An Interview With TJ DeVries, Neovim

Mar 1, 2022 11:13:01 AM | An Interview With TJ DeVries, Neovim

Airbrake interviewed Neovim Core Maintainer, TJ DeVries, about Neovim's success. Here's what he had to say about Nvim.

Neovim (also known as Nvim), a hyperextensible vim-based text editor, is a popular open-source project that is focused on extensibility and usability, with over 51,000 stargazers and over 700 contributors,

We interviewed one of the members of the Neovim Core Team, TJ DeVries, about Neovim's success.

During the day, TJ is a Software Developer at Sourcegraph, a code search and intelligence tool for developers that lets you search and explore all of your organization's code on the web, with integrations into your existing tools. He is also the primary author of telescope.nvim, a fuzzy file finder. You can sponsor him on GitHub or find him on Twitch!

How would you describe the project? What is the goal of Neovim? 

I will defer to Neovim’s `:help` for this (my favorite strategy ;))

  • Nvim is improved
  • Nvim is well documented
  • Nvim is fast and small
  • Nvim is maintainable
  • Nvim is not an operating system*

*Neovim is not an operating system; instead, it should be composed with other tools or hosted as a component. Marvim once said: "Unlike Emacs, Nvim does not include the kitchen sink... but it's good for plumbing."

What were the first steps on this project like? How did it become a thing on Github? What was that time like?  

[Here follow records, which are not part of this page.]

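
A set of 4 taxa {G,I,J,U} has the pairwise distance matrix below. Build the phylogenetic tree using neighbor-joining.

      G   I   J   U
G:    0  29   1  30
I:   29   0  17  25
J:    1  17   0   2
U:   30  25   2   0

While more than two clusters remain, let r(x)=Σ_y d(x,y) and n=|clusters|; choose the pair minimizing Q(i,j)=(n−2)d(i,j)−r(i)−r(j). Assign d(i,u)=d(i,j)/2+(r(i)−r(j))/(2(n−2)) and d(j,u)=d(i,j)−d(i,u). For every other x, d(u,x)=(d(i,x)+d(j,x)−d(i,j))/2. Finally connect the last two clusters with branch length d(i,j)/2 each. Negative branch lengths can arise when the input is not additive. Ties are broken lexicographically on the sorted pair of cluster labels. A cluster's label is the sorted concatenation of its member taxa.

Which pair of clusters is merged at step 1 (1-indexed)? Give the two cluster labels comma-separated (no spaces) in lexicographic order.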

I wasn’t around at the time the project started. Roughly speaking though, the first steps were forking the Vim project and then starting to add patches for asynchronous job support and to rip out a bunch of code that hurt Neovim’s maintainability (in the eyes of the Neovim team).

How many contributors are actively engaged on the project? 

Well, Neovim has 752 contributors total (to Neovim core. This doesn’t count auxiliary repos where the contributors don’t always overlap). It’s hard to exactly define what active means for an open-source project like Neovim. We have a lot of people who come around for a project or two and do a lot of work and then come back again later when something piques their interest. We have had at least 30 people commit within the last month.

How do you manage the roadmap and make decisions on direction? 

I think it’s different for each person involved in the project. We have a lot of well-documented design ideas, issues and goals that can give interesting guidance on what comes next. I’d say that sometimes though, “PR’s talk." If someone submits a PR, that is an obvious win. It comes with great docs and tests; it might get merged even if it wasn’t in our original plans. I often decide what to do based on what I hear people saying is difficult or that they would like to see improved.

What are some of the good, maybe surprising things, of being a contributor/maintainer of an OSS project?

Meeting people from all over the world who love this random project that you also love. I find it so cool to become friends with people from so many places I’ve never been (and probably never will be able to visit!). I love the Neovim community.

What would be your best advice to aspiring OSS hackers?

Two pieces of advice that I give to anyone interested in software. Part 1: You gotta get “time in the saddle." By that, I mean you need to start doing something, not just reading or listening. Actually, build something (a feature, a test, a documentation fix, SOMETHING, to get started). And Part 2: Out-work and out-nice everyone in the repo if you want to get noticed and help. It’s so rewarding to help a new contributor who is pleasant to work with and goes above & beyond what is requested. I like to think that’s what I did in my first PR for Neovim about six years ago. The community certainly out-worked and out-niced my expectations. They were so patient and kind in answering my questions, and I learned so much just from that one PR.

If you could magically have something happen to the project, what would it be? 

Probably a clone of bfredl. That’s better than any feature I could imagein.

Neovim being a terminal app, and with all the things happening on the interface level (web, phones, AR/VR, AI), what do you think the future of code writing/editing is?

Well, I think for Neovim, it’s a particularly interesting question. One of Neovim’s goals is to be very embeddable. So perhaps even if AR/VR or other paradigm shifts happen in software and code editing, Neovim could still be relevant even after those things happen. Also, the terminal at least has a bit more life left in it.